The U.S. Supreme Court will hear oral arguments in the case of McCutcheon v. Federal Election Commission on Oct. 8. According to Harvard Law School professor Lawrence Lessig, this case will mark the social networking and microblogging website Tumblr’s first foray into the legal realm.
The content of “‘Corruption,’ originally.” was attached as an appendix to the amicus brief Lessig authored on behalf of the FEC, dealing with constitutional definitions of corruption and free speech rights.
The guarantee of free speech is probably one of the only amendments you actually know, unless you’re a political science major or happen to have a really good memory of your eighth grade social studies flash cards.
Freedom of speech, freedom of press and freedom of religion: These are freedoms that have been a staple of the American ethos since its foundation.
But free speech has started to change, and we’re all still struggling to adapt.
Last week, the U.S. Court of Appeals for the Fourth Circuit ruled that the pages you “like” on Facebook are considered to be protected speech under the Constitution. Six employees of a Virginia sheriff’s office were fired in 2009 for “liking” the page of their boss’s opposing candidate for sheriff.
For the employees who lost their jobs, the ruling is great news. But it also indicates a growing gray area for free speech — with social media having become a staple of our culture, more and more content than ever is being posted online for the public to see. And those who use social media walk a fine line between expressing free speech and going overboard.
I’m a freshman, and I remember around this time last year we had a speaker come into my high school English class and give a lecture on how social media can affect whether we get into college or get a job.
The lecturer said that employers and admissions look at your Facebook or Twitter and judge your character based off of that.
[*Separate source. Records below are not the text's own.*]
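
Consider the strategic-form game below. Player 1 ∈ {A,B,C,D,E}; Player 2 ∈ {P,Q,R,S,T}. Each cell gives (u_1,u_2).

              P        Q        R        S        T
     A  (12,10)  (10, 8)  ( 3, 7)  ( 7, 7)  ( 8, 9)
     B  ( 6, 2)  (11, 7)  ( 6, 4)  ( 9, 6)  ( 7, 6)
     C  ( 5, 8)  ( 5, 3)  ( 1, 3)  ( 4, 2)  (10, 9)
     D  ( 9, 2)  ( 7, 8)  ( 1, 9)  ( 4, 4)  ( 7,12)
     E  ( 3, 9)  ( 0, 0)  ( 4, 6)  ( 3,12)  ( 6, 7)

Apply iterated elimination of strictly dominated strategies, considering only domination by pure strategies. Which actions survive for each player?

P1 drop D (A beats it: P:12>9 Q:10>7 R:3>1 S:7>4 T:8>7)
P1 drop E (B beats it: P:6>3 Q:11>0 R:6>4 S:9>3 T:7>6)
P2 drop R (T beats it: A:9>7 B:6>4 C:9>3)
P2 drop S (Q beats it: A:8>7 B:7>6 C:3>2)
P1→{A,B,C} P2→{P,Q,T}

Survivors P1:{A,B,C} P2:{P,Q,T}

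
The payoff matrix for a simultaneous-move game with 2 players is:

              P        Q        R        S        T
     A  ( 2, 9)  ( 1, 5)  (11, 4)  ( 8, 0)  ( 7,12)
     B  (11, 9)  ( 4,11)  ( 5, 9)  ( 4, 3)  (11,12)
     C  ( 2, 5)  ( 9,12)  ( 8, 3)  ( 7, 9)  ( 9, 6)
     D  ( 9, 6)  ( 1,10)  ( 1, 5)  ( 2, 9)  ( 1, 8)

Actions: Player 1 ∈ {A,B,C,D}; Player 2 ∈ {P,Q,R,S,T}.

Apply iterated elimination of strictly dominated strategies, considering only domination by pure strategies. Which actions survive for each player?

P1 drop D (B beats it: P:11>9 Q:4>1 R:5>1 S:4>2 T:11>1)
P2 drop P (T beats it: A:12>9 B:12>9 C:6>5)
P2 drop R (Q beats it: A:5>4 B:11>9 C:12>3)
P2 drop S (Q beats it: A:5>0 B:11>3 C:12>9)
P1 drop A (B beats it: Q:4>1 T:11>7)
P1→{B,C} P2→{Q,T}

IESDS → P1:{B,C} P2:{Q,T}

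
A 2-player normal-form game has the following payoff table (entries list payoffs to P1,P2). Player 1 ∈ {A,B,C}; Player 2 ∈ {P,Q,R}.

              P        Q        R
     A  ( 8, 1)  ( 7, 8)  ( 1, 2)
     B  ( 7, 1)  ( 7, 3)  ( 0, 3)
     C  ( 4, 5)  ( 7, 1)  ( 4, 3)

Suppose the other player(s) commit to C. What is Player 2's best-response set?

argmax u_2 = {P}

u_2(P vs C) = 5
u_2(Q vs C) = 1
u_2(R vs C) = 3
max payoff 5 at {P}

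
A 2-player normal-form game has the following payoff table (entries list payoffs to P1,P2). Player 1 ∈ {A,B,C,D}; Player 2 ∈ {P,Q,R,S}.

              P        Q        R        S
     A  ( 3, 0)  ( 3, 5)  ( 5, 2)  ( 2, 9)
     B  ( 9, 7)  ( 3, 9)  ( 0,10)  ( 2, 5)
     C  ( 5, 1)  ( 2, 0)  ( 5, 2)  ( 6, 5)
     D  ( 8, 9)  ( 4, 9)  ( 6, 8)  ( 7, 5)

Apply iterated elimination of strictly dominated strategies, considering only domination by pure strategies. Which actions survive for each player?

P1 drop A (D beats it: P:8>3 Q:4>3 R:6>5 S:7>2)
P1 drop C (D beats it: P:8>5 Q:4>2 R:6>5 S:7>6)
P2 drop S (P beats it: B:7>5 D:9>5)
P1→{B,D} P2→{P,Q,R}

IESDS → P1:{B,D} P2:{P,Q,R}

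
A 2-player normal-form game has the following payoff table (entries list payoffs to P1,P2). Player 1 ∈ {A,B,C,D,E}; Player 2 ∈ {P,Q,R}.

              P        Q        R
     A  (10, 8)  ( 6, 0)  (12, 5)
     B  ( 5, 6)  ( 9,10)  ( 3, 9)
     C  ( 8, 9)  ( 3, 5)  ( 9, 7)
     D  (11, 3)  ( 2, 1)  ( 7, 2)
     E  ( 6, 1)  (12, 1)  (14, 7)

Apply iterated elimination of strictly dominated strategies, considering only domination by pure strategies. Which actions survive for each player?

P1 drop B (E beats it: P:6>5 Q:12>9 R:14>3)
P1 drop C (A beats it: P:10>8 Q:6>3 R:12>9)
P2 drop Q (R beats it: A:5>0 D:2>1 E:7>1)
P1→{A,D,E} P2→{P,R}

IESDS → P1:{A,D,E} P2:{P,R}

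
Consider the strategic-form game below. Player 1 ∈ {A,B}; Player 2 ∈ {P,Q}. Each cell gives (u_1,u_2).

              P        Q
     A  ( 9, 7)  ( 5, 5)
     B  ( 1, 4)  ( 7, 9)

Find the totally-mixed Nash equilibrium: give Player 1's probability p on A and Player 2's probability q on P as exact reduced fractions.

p=5/7, q=1/5

P1 indiff ⇒ q·9+(1-q)·5 = q·1+(1-q)·7 ⇒ q(8) = (1-q)(2) ⇒ q = 1/5
P2 indiff ⇒ p·7+(1-p)·4 = p·5+(1-p)·9 ⇒ p(2) = (1-p)(5) ⇒ p = 5/7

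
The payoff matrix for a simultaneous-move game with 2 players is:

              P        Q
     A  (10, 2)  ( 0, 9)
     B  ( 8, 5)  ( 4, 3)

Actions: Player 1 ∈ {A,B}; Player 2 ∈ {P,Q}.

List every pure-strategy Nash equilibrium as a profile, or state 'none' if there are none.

No pure NE.

(A,P): not NE [P2→Q gives 9>2]
(A,Q): not NE [P1→B gives 4>0]
(B,P): not NE [P1→A gives 10>8]
(B,Q): not NE [P2→P gives 5>3]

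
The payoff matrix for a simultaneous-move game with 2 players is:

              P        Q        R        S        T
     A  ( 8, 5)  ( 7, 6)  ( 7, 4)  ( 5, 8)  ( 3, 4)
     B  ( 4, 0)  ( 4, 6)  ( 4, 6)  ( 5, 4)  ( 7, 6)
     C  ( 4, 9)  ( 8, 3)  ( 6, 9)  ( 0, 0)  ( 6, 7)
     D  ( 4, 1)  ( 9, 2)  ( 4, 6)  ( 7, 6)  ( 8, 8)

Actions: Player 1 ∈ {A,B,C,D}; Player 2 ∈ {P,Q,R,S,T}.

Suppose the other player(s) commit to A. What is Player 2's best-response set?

u_2(P vs A) = 5
u_2(Q vs A) = 6
u_2(R vs A) = 4
u_2(S vs A) = 8
u_2(T vs A) = 4
max payoff 8 at {S}

BR_2 = {S}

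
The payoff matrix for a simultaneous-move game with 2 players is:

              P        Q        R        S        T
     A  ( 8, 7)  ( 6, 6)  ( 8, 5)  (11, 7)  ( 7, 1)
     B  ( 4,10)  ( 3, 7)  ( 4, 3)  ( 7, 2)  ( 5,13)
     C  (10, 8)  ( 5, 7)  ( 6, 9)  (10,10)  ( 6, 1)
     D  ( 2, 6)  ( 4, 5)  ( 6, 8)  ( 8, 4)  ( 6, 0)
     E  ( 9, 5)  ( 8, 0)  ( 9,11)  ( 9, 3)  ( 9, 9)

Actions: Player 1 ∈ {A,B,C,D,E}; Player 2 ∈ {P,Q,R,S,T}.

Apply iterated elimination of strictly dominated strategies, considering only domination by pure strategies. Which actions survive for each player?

IESDS → P1:{A,C,E} P2:{P,R,S}

P1 drop B (A beats it: P:8>4 Q:6>3 R:8>4 S:11>7 T:7>5)
P1 drop D (A beats it: P:8>2 Q:6>4 R:8>6 S:11>8 T:7>6)
P2 drop Q (P beats it: A:7>6 C:8>7 E:5>0)
P2 drop T (R beats it: A:5>1 C:9>1 E:11>9)
P1→{A,C,E} P2→{P,R,S}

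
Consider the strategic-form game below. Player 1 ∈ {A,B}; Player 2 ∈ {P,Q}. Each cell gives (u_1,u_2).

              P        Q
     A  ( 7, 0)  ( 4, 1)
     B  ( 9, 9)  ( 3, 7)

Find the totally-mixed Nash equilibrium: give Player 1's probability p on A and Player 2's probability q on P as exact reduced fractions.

P1 indiff ⇒ q·7+(1-q)·4 = q·9+(1-q)·3 ⇒ q(-2) = (1-q)(-1) ⇒ q = 1/3
P2 indiff ⇒ p·0+(1-p)·9 = p·1+(1-p)·7 ⇒ p(-1) = (1-p)(-2) ⇒ p = 2/3

P1 mixes 2/3 on A; P2 mixes 1/3 on P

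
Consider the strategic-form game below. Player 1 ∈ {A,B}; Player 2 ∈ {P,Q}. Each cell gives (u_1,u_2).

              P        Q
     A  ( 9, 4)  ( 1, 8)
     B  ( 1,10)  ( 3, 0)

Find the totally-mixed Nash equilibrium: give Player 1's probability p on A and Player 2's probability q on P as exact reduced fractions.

P1 mixes 5/7 on A; P2 mixes 1/5 on P

P1 indiff ⇒ q·9+(1-q)·1 = q·1+(1-q)·3 ⇒ q(8) = (1-q)(2) ⇒ q = 1/5
P2 indiff ⇒ p·4+(1-p)·10 = p·8+(1-p)·0 ⇒ p(-4) = (1-p)(-10) ⇒ p = 5/7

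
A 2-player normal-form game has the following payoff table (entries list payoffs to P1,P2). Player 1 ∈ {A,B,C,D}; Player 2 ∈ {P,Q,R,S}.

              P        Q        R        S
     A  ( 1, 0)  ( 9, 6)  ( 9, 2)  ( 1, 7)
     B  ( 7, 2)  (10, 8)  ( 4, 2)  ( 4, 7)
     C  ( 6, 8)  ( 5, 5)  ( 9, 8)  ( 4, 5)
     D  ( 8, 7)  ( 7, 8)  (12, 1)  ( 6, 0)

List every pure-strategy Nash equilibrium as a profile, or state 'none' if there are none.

Nash profiles: (B,Q)

(A,P): not NE [P1→D gives 8>1; P2→S gives 7>0]
(A,Q): not NE [P1→B gives 10>9; P2→S gives 7>6]
(A,R): not NE [P1→D gives 12>9; P2→S gives 7>2]
(A,S): not NE [P1→D gives 6>1]
(B,P): not NE [P1→D gives 8>7; P2→Q gives 8>2]
(B,Q): NE
(B,R): not NE [P1→D gives 12>4; P2→Q gives 8>2]
(B,S): not NE [P1→D gives 6>4; P2→Q gives 8>7]
(C,P): not NE [P1→D gives 8>6]
(C,Q): not NE [P1→B gives 10>5; P2→R gives 8>5]
(C,R): not NE [P1→D gives 12>9]
(C,S): not NE [P1→D gives 6>4; P2→R gives 8>5]
(D,P): not NE [P2→Q gives 8>7]
(D,Q): not NE [P1→B gives 10>7]
(D,R): not NE [P2→Q gives 8>1]
(D,S): not NE [P2→Q gives 8>0]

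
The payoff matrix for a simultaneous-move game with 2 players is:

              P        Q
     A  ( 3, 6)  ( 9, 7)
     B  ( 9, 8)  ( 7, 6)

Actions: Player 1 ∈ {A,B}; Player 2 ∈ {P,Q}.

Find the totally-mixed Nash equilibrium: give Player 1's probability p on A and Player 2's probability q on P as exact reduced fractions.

P1 indiff ⇒ q·3+(1-q)·9 = q·9+(1-q)·7 ⇒ q(-6) = (1-q)(-2) ⇒ q = 1/4
P2 indiff ⇒ p·6+(1-p)·8 = p·7+(1-p)·6 ⇒ p(-1) = (1-p)(-2) ⇒ p = 2/3

p=2/3, q=1/4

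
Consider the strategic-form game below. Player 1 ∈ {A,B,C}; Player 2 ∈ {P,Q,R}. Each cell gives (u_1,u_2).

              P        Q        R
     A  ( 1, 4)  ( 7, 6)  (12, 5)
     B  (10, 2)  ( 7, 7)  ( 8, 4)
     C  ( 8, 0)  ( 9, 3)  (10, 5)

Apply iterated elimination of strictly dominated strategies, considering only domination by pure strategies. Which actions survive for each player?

IESDS → P1:{A,C} P2:{Q,R}

P2 drop P (Q beats it: A:6>4 B:7>2 C:3>0)
P1 drop B (C beats it: Q:9>7 R:10>8)
P1→{A,C} P2→{Q,R}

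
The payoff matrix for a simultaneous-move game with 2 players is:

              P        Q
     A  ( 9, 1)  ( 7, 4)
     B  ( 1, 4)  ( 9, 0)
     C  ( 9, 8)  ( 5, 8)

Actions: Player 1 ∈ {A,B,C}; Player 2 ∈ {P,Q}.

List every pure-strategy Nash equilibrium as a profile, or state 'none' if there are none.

Nash profiles: (C,P)

(A,P): not NE [P2→Q gives 4>1]
(A,Q): not NE [P1→B gives 9>7]
(B,P): not NE [P1→C gives 9>1]
(B,Q): not NE [P2→P gives 4>0]
(C,P): NE
(C,Q): not NE [P1→B gives 9>5]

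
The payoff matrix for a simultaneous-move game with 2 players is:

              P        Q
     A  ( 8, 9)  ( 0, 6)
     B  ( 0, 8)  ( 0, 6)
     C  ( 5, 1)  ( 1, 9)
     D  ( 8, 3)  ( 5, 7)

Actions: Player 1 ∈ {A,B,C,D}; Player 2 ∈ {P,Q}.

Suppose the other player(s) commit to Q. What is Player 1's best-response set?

argmax u_1 = {D}

u_1(A vs Q) = 0
u_1(B vs Q) = 0
u_1(C vs Q) = 1
u_1(D vs Q) = 5
max payoff 5 at {D}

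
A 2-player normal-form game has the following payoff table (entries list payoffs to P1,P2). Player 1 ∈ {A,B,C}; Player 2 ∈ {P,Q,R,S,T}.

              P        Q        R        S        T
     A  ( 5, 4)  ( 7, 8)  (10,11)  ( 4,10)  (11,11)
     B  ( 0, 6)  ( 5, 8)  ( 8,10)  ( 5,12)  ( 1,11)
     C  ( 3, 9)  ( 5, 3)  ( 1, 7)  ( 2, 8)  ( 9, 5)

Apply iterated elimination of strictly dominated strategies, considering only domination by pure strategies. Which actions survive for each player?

Survivors P1:{A,B} P2:{R,S,T}

P1 drop C (A beats it: P:5>3 Q:7>5 R:10>1 S:4>2 T:11>9)
P2 drop P (Q beats it: A:8>4 B:8>6)
P2 drop Q (R beats it: A:11>8 B:10>8)
P1→{A,B} P2→{R,S,T}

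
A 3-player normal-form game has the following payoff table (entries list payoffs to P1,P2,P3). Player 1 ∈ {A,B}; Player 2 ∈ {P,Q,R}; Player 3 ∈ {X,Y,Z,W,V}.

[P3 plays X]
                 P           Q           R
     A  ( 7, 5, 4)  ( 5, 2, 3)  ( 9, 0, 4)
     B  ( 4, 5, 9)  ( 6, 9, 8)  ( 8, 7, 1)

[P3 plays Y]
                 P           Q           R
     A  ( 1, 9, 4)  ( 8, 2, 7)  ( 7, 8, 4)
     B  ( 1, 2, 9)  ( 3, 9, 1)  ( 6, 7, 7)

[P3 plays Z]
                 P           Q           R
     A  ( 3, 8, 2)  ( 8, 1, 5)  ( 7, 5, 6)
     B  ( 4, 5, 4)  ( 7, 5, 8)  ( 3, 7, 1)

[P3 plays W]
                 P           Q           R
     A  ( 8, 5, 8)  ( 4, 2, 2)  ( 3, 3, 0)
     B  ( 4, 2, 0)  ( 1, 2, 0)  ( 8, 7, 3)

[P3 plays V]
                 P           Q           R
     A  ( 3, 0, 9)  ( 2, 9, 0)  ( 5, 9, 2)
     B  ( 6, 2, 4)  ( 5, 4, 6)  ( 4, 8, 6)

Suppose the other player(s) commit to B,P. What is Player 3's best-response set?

u_3(X vs B,P) = 9
u_3(Y vs B,P) = 9
u_3(Z vs B,P) = 4
u_3(W vs B,P) = 0
u_3(V vs B,P) = 4
max payoff 9 at {X,Y}

P3 best: {X,Y}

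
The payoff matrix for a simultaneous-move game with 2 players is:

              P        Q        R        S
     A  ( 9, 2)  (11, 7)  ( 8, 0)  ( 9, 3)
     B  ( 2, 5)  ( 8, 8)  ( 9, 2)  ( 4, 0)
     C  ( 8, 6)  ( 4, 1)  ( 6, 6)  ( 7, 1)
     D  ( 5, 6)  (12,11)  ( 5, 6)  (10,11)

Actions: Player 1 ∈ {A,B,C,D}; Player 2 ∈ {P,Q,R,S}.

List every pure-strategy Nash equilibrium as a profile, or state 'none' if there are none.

NE set: (D,Q), (D,S)

(A,P): not NE [P2→Q gives 7>2]
(A,Q): not NE [P1→D gives 12>11]
(A,R): not NE [P1→B gives 9>8; P2→Q gives 7>0]
(A,S): not NE [P1→D gives 10>9; P2→Q gives 7>3]
(B,P): not NE [P1→A gives 9>2; P2→Q gives 8>5]
(B,Q): not NE [P1→D gives 12>8]
(B,R): not NE [P2→Q gives 8>2]
(B,S): not NE [P1→D gives 10>4; P2→Q gives 8>0]
(C,P): not NE [P1→A gives 9>8]
(C,Q): not NE [P1→D gives 12>4; P2→R gives 6>1]
(C,R): not NE [P1→B gives 9>6]
(C,S): not NE [P1→D gives 10>7; P2→R gives 6>1]
(D,P): not NE [P1→A gives 9>5; P2→S gives 11>6]
(D,Q): NE
(D,R): not NE [P1→B gives 9>5; P2→S gives 11>6]
(D,S): NE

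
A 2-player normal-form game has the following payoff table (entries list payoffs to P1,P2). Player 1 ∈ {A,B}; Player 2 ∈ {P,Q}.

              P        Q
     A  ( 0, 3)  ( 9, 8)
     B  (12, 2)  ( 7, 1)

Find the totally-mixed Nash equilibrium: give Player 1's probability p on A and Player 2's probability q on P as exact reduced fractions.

p=1/6, q=1/7

P1 indiff ⇒ q·0+(1-q)·9 = q·12+(1-q)·7 ⇒ q(-12) = (1-q)(-2) ⇒ q = 1/7
P2 indiff ⇒ p·3+(1-p)·2 = p·8+(1-p)·1 ⇒ p(-5) = (1-p)(-1) ⇒ p = 1/6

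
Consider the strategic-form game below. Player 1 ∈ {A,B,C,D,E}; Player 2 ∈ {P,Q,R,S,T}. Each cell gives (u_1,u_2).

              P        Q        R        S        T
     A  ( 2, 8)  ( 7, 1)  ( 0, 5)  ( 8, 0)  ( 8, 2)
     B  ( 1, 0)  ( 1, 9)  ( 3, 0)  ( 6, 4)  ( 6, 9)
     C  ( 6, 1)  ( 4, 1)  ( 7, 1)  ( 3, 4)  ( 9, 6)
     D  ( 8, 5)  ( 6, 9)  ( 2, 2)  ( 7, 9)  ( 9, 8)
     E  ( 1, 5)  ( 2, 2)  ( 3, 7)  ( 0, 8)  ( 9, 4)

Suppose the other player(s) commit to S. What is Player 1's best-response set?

u_1(A vs S) = 8
u_1(B vs S) = 6
u_1(C vs S) = 3
u_1(D vs S) = 7
u_1(E vs S) = 0
max payoff 8 at {A}

BR_1 = {A}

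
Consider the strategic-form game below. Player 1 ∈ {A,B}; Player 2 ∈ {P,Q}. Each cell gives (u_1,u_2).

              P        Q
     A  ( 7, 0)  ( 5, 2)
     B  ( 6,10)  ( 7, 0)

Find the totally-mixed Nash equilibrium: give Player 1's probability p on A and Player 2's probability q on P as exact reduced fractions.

P1 indiff ⇒ q·7+(1-q)·5 = q·6+(1-q)·7 ⇒ q(1) = (1-q)(2) ⇒ q = 2/3
P2 indiff ⇒ p·0+(1-p)·10 = p·2+(1-p)·0 ⇒ p(-2) = (1-p)(-10) ⇒ p = 5/6

(p,q) = (5/6, 2/3)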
Worried that tweeting “damn” instead of “darn” would make the difference between getting into ASU or not, I cleaned up my social media. I began presenting myself as a professional when I was only 17 years old. It’s just become something we have to do.
Acting professional in all settings, in person and virtual, is fine but we need to draw a line of sorts. At what point does expressing myself online no longer find itself protected under the First Amendment?
A couple weeks ago, when the first Indian American was crowned Miss America, Twitter lit up with hateful speech. Racists came out of their 1890s caves and expressed their horrible sentiments in 140 characters — is this free speech? Are people allowed to basically hide behind a screen when they show their intolerance?
The line between free speech and hate speech is one that is incredibly blurred, but in reality nothing is going to change. It’s up to us to be rational and to keep the irrational in check. If we see a hateful tweet or post, call the sucker out on it.
Tell them how bigoted, rude or hateful they are. Let them know that while free speech is encouraged, it shouldn’t be abused.
In person, only so much speech is permitted, but on the Internet it’s tough to hold such people accountable. We have to take a stance to promote free speech and discourage hate speech.
Social media is a great medium to connect with the world, but it gives weak people an outlet to show how weak they are. It’s our job to protect the free speech our Founding Fathers had in mind when they added the guarantee to the Constitution.